Ancak Biz Kadınlar Biliyoruz ki; erkek egemen sistemin tahakkümünü iliklerine kadar yaşayanlar olarak, yaşamlarımızı ve dünyayı hep birlikte değiştirebilir, dönüştürebiliriz.

Biz kadınlar;

•Baskılara boyun eğmiyor, yeryüzünün her yerinde direniyor, yeniden diriliş tarihi yazıyoruz!

•Örgütleniyor, özgürleşiyor, özgürleştiriyoruz!

•Yaşamlarımıza emeğimize, bedenimize, kimliğimize sahip çıkıyoruz!

•Şiddete, tacize, tecavüze, cinsiyetçiliğe, eşitsizliğe, ırkçılığa karşı birlikte direniyoruz!

•Doğamıza, toprağımıza, yaşam alanlarımıza sahip çıkıyor; doğa benim, yaşam benim, ben kadınım diye haykırıyoruz!

•Laik, özgür, eşit ve barış içinde bir dünya düşünü örgütlüyoruz!

•Çünkü; Söyleyecek sözümüz, değiştirecek gücümüz var!

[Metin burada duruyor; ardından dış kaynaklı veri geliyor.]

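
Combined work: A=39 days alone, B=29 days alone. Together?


Rate of A = 1/39 per day
Rate of B = 1/29 per day
Combined rate = 1/39 + 1/29 = 68/1131 ≈ 0.0601 per day
Days = 1 / combined rate = 1131/68
≈ 16.63 days

16.63 days


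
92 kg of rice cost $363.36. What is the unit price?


Unit rate = total / quantity
= 363.36 / 92
= $3.95 per unit

$3.95 per unit


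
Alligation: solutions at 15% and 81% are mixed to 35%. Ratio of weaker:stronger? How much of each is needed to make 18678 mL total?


Let x parts of 15% mix with y parts of 81%.
15x + 81y = 35(x + y)
15x + 81y = 35x + 35y
x(15 - 35) = y(35 - 81)
x/y = (81 - 35)/(35 - 15) = 46/20
Simplify: 23:10
Total parts = 33; one part = 18678/33 = 566.00 mL
15% solution: 23×566.00 = 13018.00 mL
81% solution: 10×566.00 = 5660.00 mL
= ratio 23:10; 13018.00 mL and 5660.00 mL

ratio 23:10; 13018.00 mL and 5660.00 mL


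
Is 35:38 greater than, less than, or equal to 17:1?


35/38 = 0.9211
17/1 = 17.0000
0.9211 < 17.0000, so 35:38 is less
= less than

less than


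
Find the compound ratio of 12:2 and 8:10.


Compound ratio = (12×8) : (2×10)
= 96:20
GCD = 4
= 24:5

24:5


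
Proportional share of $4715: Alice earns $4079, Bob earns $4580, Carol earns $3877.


Total income = 4079 + 4580 + 3877 = $12536
Alice: $4715 × 4079/12536 = $1534.18
Bob: $4715 × 4580/12536 = $1722.61
Carol: $4715 × 3877/12536 = $1458.20
= Alice: $1534.18, Bob: $1722.61, Carol: $1458.20

Alice: $1534.18, Bob: $1722.61, Carol: $1458.20


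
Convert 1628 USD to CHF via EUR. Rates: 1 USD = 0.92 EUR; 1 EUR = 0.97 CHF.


Step 1: 1628 USD × 0.92 = 1497.76 EUR
Step 2: 1497.76 EUR × 0.97 = 1452.83 CHF
Implied rate USD→CHF = 0.92 × 0.97 = 0.8924
= 1452.83 CHF

1452.83 CHF


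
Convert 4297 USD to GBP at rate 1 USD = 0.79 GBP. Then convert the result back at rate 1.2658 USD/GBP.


Amount × rate = 4297 × 0.79 = 3394.63 GBP
Round-trip: 3394.63 × 1.2658 = 4296.92 USD
= 3394.63 GBP, then 4296.92 USD

3394.63 GBP, then 4296.92 USD


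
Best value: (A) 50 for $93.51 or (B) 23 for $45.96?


Deal A: $93.51/50 = $1.8702/unit
Deal B: $45.96/23 = $1.9983/unit
A is cheaper per unit
= Deal A

Deal A


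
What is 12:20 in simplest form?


GCD(12, 20) = 4
12/4 : 20/4
= 3:5

3:5


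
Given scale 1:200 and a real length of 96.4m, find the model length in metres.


Model size = real / scale
= 96.4 / 200
= 0.4820 m

0.4820 m


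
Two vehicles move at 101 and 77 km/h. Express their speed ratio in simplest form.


Ratio = 101:77
GCD = 1
Simplified = 101:77
Time ratio (same distance) = 77:101
Speed ratio = 101:77

101:77


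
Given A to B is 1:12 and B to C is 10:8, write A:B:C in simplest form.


Match B: multiply A:B by 10 → 10:120
Multiply B:C by 12 → 120:96
Combined: 10:120:96
GCD = 2
= 5:60:48

5:60:48


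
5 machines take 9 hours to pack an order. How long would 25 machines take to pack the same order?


Inverse proportion: x × y = constant
k = 5 × 9 = 45
y₂ = k / 25 = 45 / 25
= 1.80

1.80


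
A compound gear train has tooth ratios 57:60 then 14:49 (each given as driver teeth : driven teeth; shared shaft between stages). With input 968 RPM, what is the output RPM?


Stage 1: RPM_B = RPM_A × t_A/t_B = 968 × 57/60 = 55176/60 = 919.60
B and C share a shaft → RPM_C = RPM_B
Stage 2: RPM_D = RPM_C × t_C/t_D = RPM_A × (t_A×t_C)/(t_B×t_D)
Overall ratio = (57×14)/(60×49) = 798/2940
RPM_D = 968 × 798/2940 = 772464/2940
≈ 262.74 RPM

262.74 RPM


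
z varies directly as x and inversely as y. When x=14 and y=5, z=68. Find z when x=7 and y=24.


z = k·x/y
Solve for k using the known point: k = z·y/x = 68×5/14 = 340/14 ≈ 24.2857
Now evaluate at x=7, y=24:
z = k × 7 / 24 = (340 × 7) / (14 × 24) = 2380/336
≈ 7.0833

7.0833


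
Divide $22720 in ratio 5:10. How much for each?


Total parts = 5 + 10 = 15
Part 1: 22720 × 5/15 = 7573.33
Part 2: 22720 × 10/15 = 15146.67
= Part 1: $7573.33, Part 2: $15146.67

Part 1: $7573.33, Part 2: $15146.67


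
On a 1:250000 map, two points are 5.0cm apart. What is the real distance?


Real distance = map distance × scale
= 5.0cm × 250000
= 1250000 cm = 12500.0 m
= 12.500 km

12.500 km


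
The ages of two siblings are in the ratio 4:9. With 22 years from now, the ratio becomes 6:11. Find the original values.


Let A = 4k, B = 9k.
(4k + 22) / (9k + 22) = 6/11
Cross-multiply: 11(4k + 22) = 6(9k + 22)
44k + 242 = 54k + 132
44k - 54k = 132 - 242
-10k = -110
k = -110/-10 = 11
A = 4×11 = 44, B = 9×11 = 99
= A = 44, B = 99

A = 44, B = 99


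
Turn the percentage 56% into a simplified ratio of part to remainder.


56% means 56 parts out of 100; remainder = 44
Part : remainder = 56:44
GCD = 4
= 14:11

14:11


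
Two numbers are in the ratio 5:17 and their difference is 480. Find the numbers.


Let A = 5k, B = 17k.
17k - 5k = 480
12k = 480 → k = 480/12 = 40
A = 5×40 = 200, B = 17×40 = 680
= A = 200, B = 680

A = 200, B = 680


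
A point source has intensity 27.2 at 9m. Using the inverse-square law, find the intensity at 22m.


I₁d₁² = I₂d₂²
I₂ = I₁ × (d₁/d₂)²
= 27.2 × (9/22)²
= 27.2 × 81/484
= 2203.2/484
≈ 4.5521

4.5521


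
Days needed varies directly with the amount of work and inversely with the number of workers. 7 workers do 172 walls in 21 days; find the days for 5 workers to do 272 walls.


Days ∝ work / workers, so d₂ = d₁ × (m₁/m₂) × (w₂/w₁)
Workers factor (inverse): 7/5 = 1.4000
Work factor (direct): 272/172 ≈ 1.5814
d₂ = 21 × 7/5 × 272/172 = (21 × 7 × 272) / (5 × 172) = 39984/860
≈ 46.49 days

46.49 days


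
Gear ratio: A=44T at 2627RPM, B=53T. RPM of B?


Gear ratio = 44:53 = 44:53
RPM_B = RPM_A × (teeth_A / teeth_B)
= 2627 × (44/53)
= 2180.9 RPM

2180.9 RPM


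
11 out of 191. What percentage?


Percentage = (part / whole) × 100
= (11 / 191) × 100
≈ 5.76%

5.76%


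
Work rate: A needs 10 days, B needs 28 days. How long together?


Rate of A = 1/10 per day
Rate of B = 1/28 per day
Combined rate = 1/10 + 1/28 = 38/280 ≈ 0.1357 per day
Days = 1 / combined rate = 280/38
≈ 7.37 days

7.37 days


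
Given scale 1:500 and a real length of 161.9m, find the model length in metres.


Model size = real / scale
= 161.9 / 500
= 0.3238 m

0.3238 m


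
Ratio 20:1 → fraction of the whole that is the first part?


Total parts = 20 + 1 = 21
First part: 20/21 = 20/21
= 20/21

20/21


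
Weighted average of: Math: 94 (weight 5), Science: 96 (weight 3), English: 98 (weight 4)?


Numerator = 94×5 + 96×3 + 98×4
= 470 + 288 + 392
= 1150
Total weight = 12
Weighted avg = 1150/12
= 95.83

95.83


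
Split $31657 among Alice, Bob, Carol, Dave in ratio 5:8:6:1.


Total parts = 5 + 8 + 6 + 1 = 20
Alice: 31657 × 5/20 = 7914.25
Bob: 31657 × 8/20 = 12662.80
Carol: 31657 × 6/20 = 9497.10
Dave: 31657 × 1/20 = 1582.85
= Alice: $7914.25, Bob: $12662.80, Carol: $9497.10, Dave: $1582.85

Alice: $7914.25, Bob: $12662.80, Carol: $9497.10, Dave: $1582.85


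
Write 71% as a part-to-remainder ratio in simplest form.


71% means 71 parts out of 100; remainder = 29
Part : remainder = 71:29
GCD = 1
= 71:29

71:29


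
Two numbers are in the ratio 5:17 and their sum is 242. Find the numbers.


Let A = 5k, B = 17k.
5k + 17k = 242
22k = 242 → k = 242/22 = 11
A = 5×11 = 55, B = 17×11 = 187
= A = 55, B = 187

A = 55, B = 187


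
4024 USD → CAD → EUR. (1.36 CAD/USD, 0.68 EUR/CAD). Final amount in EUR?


Step 1: 4024 USD × 1.36 = 5472.64 CAD
Step 2: 5472.64 CAD × 0.68 = 3721.40 EUR
Implied rate USD→EUR = 1.36 × 0.68 = 0.9248
= 3721.40 EUR

3721.40 EUR


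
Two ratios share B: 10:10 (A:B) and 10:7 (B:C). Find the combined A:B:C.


Match B: multiply A:B by 10 → 100:100
Multiply B:C by 10 → 100:70
Combined: 100:100:70
GCD = 10
= 10:10:7

10:10:7


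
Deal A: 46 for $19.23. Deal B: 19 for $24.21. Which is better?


Deal A: $19.23/46 = $0.4180/unit
Deal B: $24.21/19 = $1.2742/unit
A is cheaper per unit
= Deal A

Deal A


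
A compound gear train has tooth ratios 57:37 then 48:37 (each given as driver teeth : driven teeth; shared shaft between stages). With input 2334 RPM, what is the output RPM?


Stage 1: RPM_B = RPM_A × t_A/t_B = 2334 × 57/37 = 133038/37 ≈ 3595.62
B and C share a shaft → RPM_C = RPM_B
Stage 2: RPM_D = RPM_C × t_C/t_D = RPM_A × (t_A×t_C)/(t_B×t_D)
Overall ratio = (57×48)/(37×37) = 2736/1369
RPM_D = 2334 × 2736/1369 = 6385824/1369
≈ 4664.59 RPM

4664.59 RPM


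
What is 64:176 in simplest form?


GCD(64, 176) = 16
64/16 : 176/16
= 4:11

4:11


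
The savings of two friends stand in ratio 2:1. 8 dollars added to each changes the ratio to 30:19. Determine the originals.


Let A = 2k, B = 1k.
(2k + 8) / (1k + 8) = 30/19
Cross-multiply: 19(2k + 8) = 30(1k + 8)
38k + 152 = 30k + 240
38k - 30k = 240 - 152
8k = 88
k = 88/8 = 11
A = 2×11 = 22, B = 1×11 = 11
= A = 22, B = 11

A = 22, B = 11


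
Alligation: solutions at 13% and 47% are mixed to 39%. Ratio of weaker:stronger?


Let x parts of 13% mix with y parts of 47%.
13x + 47y = 39(x + y)
13x + 47y = 39x + 39y
x(13 - 39) = y(39 - 47)
x/y = (47 - 39)/(39 - 13) = 8/26
Simplify: 4:13
= 4:13

4:13


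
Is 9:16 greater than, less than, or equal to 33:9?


9/16 = 0.5625
33/9 = 3.6667
0.5625 < 3.6667, so 9:16 is less
= less than

less than


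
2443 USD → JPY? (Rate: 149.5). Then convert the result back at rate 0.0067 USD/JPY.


Amount × rate = 2443 × 149.5 = 365228.50 JPY
Round-trip: 365228.50 × 0.0067 = 2447.03 USD
= 365228.50 JPY, then 2447.03 USD

365228.50 JPY, then 2447.03 USD


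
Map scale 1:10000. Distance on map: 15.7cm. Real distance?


Real distance = map distance × scale
= 15.7cm × 10000
= 157000 cm = 1570.0 m
= 1.570 km

1.570 km


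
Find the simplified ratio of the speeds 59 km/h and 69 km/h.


Ratio = 59:69
GCD = 1
Simplified = 59:69
Time ratio (same distance) = 69:59
Speed ratio = 59:69

59:69


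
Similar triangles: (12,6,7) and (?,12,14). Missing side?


Scale factor = 12/6 = 2
Missing side = 12 × 2
= 24.0

24.0


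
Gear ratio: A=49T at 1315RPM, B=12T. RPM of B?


Gear ratio = 49:12 = 49:12
RPM_B = RPM_A × (teeth_A / teeth_B)
= 1315 × (49/12)
= 5369.6 RPM

5369.6 RPM


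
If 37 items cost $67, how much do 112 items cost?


Direct proportion: y/x = constant
k = 67/37 ≈ 1.8108
y₂ = k × 112 = 67 × 112 / 37 = 7504/37
≈ 202.81

202.81


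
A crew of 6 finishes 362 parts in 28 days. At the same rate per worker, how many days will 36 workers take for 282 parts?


Days ∝ work / workers, so d₂ = d₁ × (m₁/m₂) × (w₂/w₁)
Workers factor (inverse): 6/36 ≈ 0.1667
Work factor (direct): 282/362 ≈ 0.7790
d₂ = 28 × 6/36 × 282/362 = (28 × 6 × 282) / (36 × 362) = 47376/13032
≈ 3.64 days

3.64 days


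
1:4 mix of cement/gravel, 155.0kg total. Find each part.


Total parts = 1 + 4 = 5
cement: 155.0 × 1/5 = 31.0kg
gravel: 155.0 × 4/5 = 124.0kg
= 31.0kg and 124.0kg

31.0kg and 124.0kg


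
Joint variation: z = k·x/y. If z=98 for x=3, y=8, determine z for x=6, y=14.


z = k·x/y
Solve for k using the known point: k = z·y/x = 98×8/3 = 784/3 ≈ 261.3333
Now evaluate at x=6, y=14:
z = k × 6 / 14 = (784 × 6) / (3 × 14) = 4704/42
= 112.0000

112.0000


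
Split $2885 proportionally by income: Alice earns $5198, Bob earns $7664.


Total income = 5198 + 7664 = $12862
Alice: $2885 × 5198/12862 = $1165.93
Bob: $2885 × 7664/12862 = $1719.07
= Alice: $1165.93, Bob: $1719.07

Alice: $1165.93, Bob: $1719.07


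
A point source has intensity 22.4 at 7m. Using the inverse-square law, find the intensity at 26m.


I₁d₁² = I₂d₂²
I₂ = I₁ × (d₁/d₂)²
= 22.4 × (7/26)²
= 22.4 × 49/676
= 1097.6/676
≈ 1.6237

1.6237


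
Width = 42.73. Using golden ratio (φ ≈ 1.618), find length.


φ = (1 + √5) / 2 ≈ 1.618
Length = width × φ = 42.73 × 1.618 = 69.13714
≈ 69.14

69.14


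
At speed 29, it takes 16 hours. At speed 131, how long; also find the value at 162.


Inverse proportion: x × y = constant
k = 29 × 16 = 464
At x=131: k/131 = 3.54
At x=162: k/162 = 2.86
= 3.54 and 2.86

3.54 and 2.86


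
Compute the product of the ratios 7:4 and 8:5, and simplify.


Compound ratio = (7×8) : (4×5)
= 56:20
GCD = 4
= 14:5

14:5


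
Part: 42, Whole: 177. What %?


Percentage = (part / whole) × 100
= (42 / 177) × 100
≈ 23.73%

23.73%


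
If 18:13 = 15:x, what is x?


Cross multiply: 18 × x = 13 × 15
18x = 195
x = 195 / 18
= 10.83

10.83


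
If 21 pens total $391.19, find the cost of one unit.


Unit rate = total / quantity
= 391.19 / 21
= $18.63 per unit

$18.63 per unit


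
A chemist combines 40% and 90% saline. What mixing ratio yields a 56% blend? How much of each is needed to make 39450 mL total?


Let x parts of 40% mix with y parts of 90%.
40x + 90y = 56(x + y)
40x + 90y = 56x + 56y
x(40 - 56) = y(56 - 90)
x/y = (90 - 56)/(56 - 40) = 34/16
Simplify: 17:8
Total parts = 25; one part = 39450/25 = 1578.00 mL
40% solution: 17×1578.00 = 26826.00 mL
90% solution: 8×1578.00 = 12624.00 mL
= ratio 17:8; 26826.00 mL and 12624.00 mL

ratio 17:8; 26826.00 mL and 12624.00 mL


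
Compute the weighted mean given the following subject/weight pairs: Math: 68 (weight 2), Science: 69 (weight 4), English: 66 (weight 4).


Numerator = 68×2 + 69×4 + 66×4
= 136 + 276 + 264
= 676
Total weight = 10
Weighted avg = 676/10
= 67.60

67.60


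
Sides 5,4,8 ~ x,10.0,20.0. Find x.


Scale factor = 10.0/4 = 2.5
Missing side = 5 × 2.5
= 12.5

12.5


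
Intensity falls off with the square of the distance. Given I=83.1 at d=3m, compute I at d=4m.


I₁d₁² = I₂d₂²
I₂ = I₁ × (d₁/d₂)²
= 83.1 × (3/4)²
= 83.1 × 9/16
= 747.9/16
≈ 46.7438

46.7438


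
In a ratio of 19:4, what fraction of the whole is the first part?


Total parts = 19 + 4 = 23
First part: 19/23 = 19/23
= 19/23

19/23


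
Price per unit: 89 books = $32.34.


Unit rate = total / quantity
= 32.34 / 89
= $0.36 per unit

$0.36 per unit


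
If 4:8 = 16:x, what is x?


Cross multiply: 4 × x = 8 × 16
4x = 128
x = 128 / 4
= 32.00

32.00


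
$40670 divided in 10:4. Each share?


Total parts = 10 + 4 = 14
Part 1: 40670 × 10/14 = 29050.00
Part 2: 40670 × 4/14 = 11620.00
= Part 1: $29050.00, Part 2: $11620.00

Part 1: $29050.00, Part 2: $11620.00


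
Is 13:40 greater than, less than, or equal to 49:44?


13/40 = 0.3250
49/44 = 1.1136
0.3250 < 1.1136, so 13:40 is less
= less than

less than


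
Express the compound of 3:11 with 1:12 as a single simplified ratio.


Compound ratio = (3×1) : (11×12)
= 3:132
GCD = 3
= 1:44

1:44


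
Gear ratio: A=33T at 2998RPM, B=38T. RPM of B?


Gear ratio = 33:38 = 33:38
RPM_B = RPM_A × (teeth_A / teeth_B)
= 2998 × (33/38)
= 2603.5 RPM

2603.5 RPM


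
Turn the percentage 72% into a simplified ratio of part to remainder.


72% means 72 parts out of 100; remainder = 28
Part : remainder = 72:28
GCD = 4
= 18:7

18:7


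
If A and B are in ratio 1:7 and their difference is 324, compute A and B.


Let A = 1k, B = 7k.
7k - 1k = 324
6k = 324 → k = 324/6 = 54
A = 1×54 = 54, B = 7×54 = 378
= A = 54, B = 378

A = 54, B = 378


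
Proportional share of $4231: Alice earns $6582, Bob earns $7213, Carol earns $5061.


Total income = 6582 + 7213 + 5061 = $18856
Alice: $4231 × 6582/18856 = $1476.90
Bob: $4231 × 7213/18856 = $1618.49
Carol: $4231 × 5061/18856 = $1135.61
= Alice: $1476.90, Bob: $1618.49, Carol: $1135.61

Alice: $1476.90, Bob: $1618.49, Carol: $1135.61


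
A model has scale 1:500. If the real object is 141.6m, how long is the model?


Model size = real / scale
= 141.6 / 500
= 0.2832 m

0.2832 m


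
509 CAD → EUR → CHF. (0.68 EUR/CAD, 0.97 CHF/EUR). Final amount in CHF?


Step 1: 509 CAD × 0.68 = 346.12 EUR
Step 2: 346.12 EUR × 0.97 = 335.74 CHF
Implied rate CAD→CHF = 0.68 × 0.97 = 0.6596
= 335.74 CHF

335.74 CHF


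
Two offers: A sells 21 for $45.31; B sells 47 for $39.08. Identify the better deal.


Deal A: $45.31/21 = $2.1576/unit
Deal B: $39.08/47 = $0.8315/unit
B is cheaper per unit
= Deal B

Deal B


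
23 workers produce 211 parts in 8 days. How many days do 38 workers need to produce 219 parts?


Days ∝ work / workers, so d₂ = d₁ × (m₁/m₂) × (w₂/w₁)
Workers factor (inverse): 23/38 ≈ 0.6053
Work factor (direct): 219/211 ≈ 1.0379
d₂ = 8 × 23/38 × 219/211 = (8 × 23 × 219) / (38 × 211) = 40296/8018
≈ 5.03 days

5.03 days


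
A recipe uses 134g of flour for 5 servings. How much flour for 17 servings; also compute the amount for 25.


Direct proportion: y/x = constant
k = 134/5 = 26.8000
y at x=17: k × 17 = 134 × 17 / 5 = 2278/5 = 455.60
y at x=25: k × 25 = 134 × 25 / 5 = 3350/5 = 670.00
= 455.60 and 670.00

455.60 and 670.00


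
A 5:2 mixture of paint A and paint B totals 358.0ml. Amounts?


Total parts = 5 + 2 = 7
paint A: 358.0 × 5/7 = 255.7ml
paint B: 358.0 × 2/7 = 102.3ml
= 255.7ml and 102.3ml

255.7ml and 102.3ml


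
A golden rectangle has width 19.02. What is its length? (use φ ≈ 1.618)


φ = (1 + √5) / 2 ≈ 1.618
Length = width × φ = 19.02 × 1.618 = 30.77436
≈ 30.77

30.77


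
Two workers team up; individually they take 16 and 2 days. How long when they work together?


Rate of A = 1/16 per day
Rate of B = 1/2 per day
Combined rate = 1/16 + 1/2 = 18/32 = 0.5625 per day
Days = 1 / combined rate = 32/18
≈ 1.78 days

1.78 days


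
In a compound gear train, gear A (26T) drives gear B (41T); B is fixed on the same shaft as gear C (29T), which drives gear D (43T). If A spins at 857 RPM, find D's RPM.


Stage 1: RPM_B = RPM_A × t_A/t_B = 857 × 26/41 = 22282/41 ≈ 543.46
B and C share a shaft → RPM_C = RPM_B
Stage 2: RPM_D = RPM_C × t_C/t_D = RPM_A × (t_A×t_C)/(t_B×t_D)
Overall ratio = (26×29)/(41×43) = 754/1763
RPM_D = 857 × 754/1763 = 646178/1763
≈ 366.52 RPM

366.52 RPM


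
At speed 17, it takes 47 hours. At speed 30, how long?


Inverse proportion: x × y = constant
k = 17 × 47 = 799
y₂ = k / 30 = 799 / 30
= 26.63

26.63


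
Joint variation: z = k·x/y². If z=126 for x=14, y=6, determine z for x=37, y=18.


z = k·x/y²
Solve for k using the known point: k = z·y²/x = 126×36/14 = 4536/14 = 324.0000
Now evaluate at x=37, y=18:
z = k × 37 / 324 = (4536 × 37) / (14 × 324) = 167832/4536
= 37.0000

37.0000


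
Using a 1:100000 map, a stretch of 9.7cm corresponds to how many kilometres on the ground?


Real distance = map distance × scale
= 9.7cm × 100000
= 970000 cm = 9700.0 m
= 9.700 km

9.700 km


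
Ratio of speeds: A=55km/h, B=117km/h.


Ratio = 55:117
GCD = 1
Simplified = 55:117
Time ratio (same distance) = 117:55
Speed ratio = 55:117

55:117


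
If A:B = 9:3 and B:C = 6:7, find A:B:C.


Match B: multiply A:B by 6 → 54:18
Multiply B:C by 3 → 18:21
Combined: 54:18:21
GCD = 3
= 18:6:7

18:6:7


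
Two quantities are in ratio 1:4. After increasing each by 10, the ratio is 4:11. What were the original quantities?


Let A = 1k, B = 4k.
(1k + 10) / (4k + 10) = 4/11
Cross-multiply: 11(1k + 10) = 4(4k + 10)
11k + 110 = 16k + 40
11k - 16k = 40 - 110
-5k = -70
k = -70/-5 = 14
A = 1×14 = 14, B = 4×14 = 56
= A = 14, B = 56

A = 14, B = 56


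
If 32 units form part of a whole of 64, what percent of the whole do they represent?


Percentage = (part / whole) × 100
= (32 / 64) × 100
= 50.00%

50.00%


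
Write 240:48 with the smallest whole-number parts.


GCD(240, 48) = 48
240/48 : 48/48
= 5:1

5:1


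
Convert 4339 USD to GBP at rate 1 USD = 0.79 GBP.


Amount × rate = 4339 × 0.79
= 3427.81 GBP

3427.81 GBP


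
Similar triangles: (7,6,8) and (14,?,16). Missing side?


Scale factor = 14/7 = 2
Missing side = 6 × 2
= 12.0

12.0


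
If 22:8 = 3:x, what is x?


Cross multiply: 22 × x = 8 × 3
22x = 24
x = 24 / 22
= 1.09

1.09


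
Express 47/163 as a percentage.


Percentage = (part / whole) × 100
= (47 / 163) × 100
≈ 28.83%

28.83%


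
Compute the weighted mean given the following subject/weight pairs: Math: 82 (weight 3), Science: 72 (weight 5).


Numerator = 82×3 + 72×5
= 246 + 360
= 606
Total weight = 8
Weighted avg = 606/8
= 75.75

75.75


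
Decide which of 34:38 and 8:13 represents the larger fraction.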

Emeğimiz Bedenimiz Kimliğimiz Bizimdir

Haklı Taleplerimiz İçin Birlikte Mücadele Edelim

•Doğum izinleri arttırılsın,

•Süt izninin kullanımı önündeki keyfi engeller kaldırılsın,

•8 Mart kadınlar için ücretli izin günü sayılsın,

•50 çalışanın bulunduğu iş yerlerinde gündüz bakım evleri ve kapatılan kamu kreşleri açılsın,

•Kadın ve Eşitlik Bakanlığı kurulsun,

•Esnek-güvencesiz çalışma uygulamasına son verilsin, güvenceli iş, güvenli yaşam koşulları ve

eşit işe eşit ücret sağlansın,

•İş yerinde şiddeti, ayrımcılığı ve mobbingi önleyen düzenlemeler yapılsın. Etkili bir soruşturma mekanizması kurulsun ve caydırıcı cezalar tanımlansın,

•Kadınlara ve LGBTİ+’ lara yönelik her türlü şiddeti ve ayrımcılığı önleyici yasal düzenlemeler acilen yapılsın,

•Grevli toplu sözleşme hakkı, sendikal hak ve özgürlüklerimiz önündeki engeller kaldırılsın,

•OHAL komisyonu derhal lağvedilsin, KHK’lerle haksız hukuksuz biçimde işten çıkarılan tüm emekçiler görevlerine iade edilsin,

• Kadınlar için daha fazla yoksulluk, şiddet, göç ve ayrımcılık anlamına gelen savaş politikaları son bulsun. Eşit ve özgür biçimde barış içinde bir arada yaşamın sağlanacağı demokratik koşulların oluşması sağlansın,

•İstanbul sözleşmesi başta olmak üzere kadınlardan yana imza atılan uluslararası sözleşmeler etkin uygulansın.

Örgütlü kadın mücadelemizle, özgür bir toplumu inşa edelim.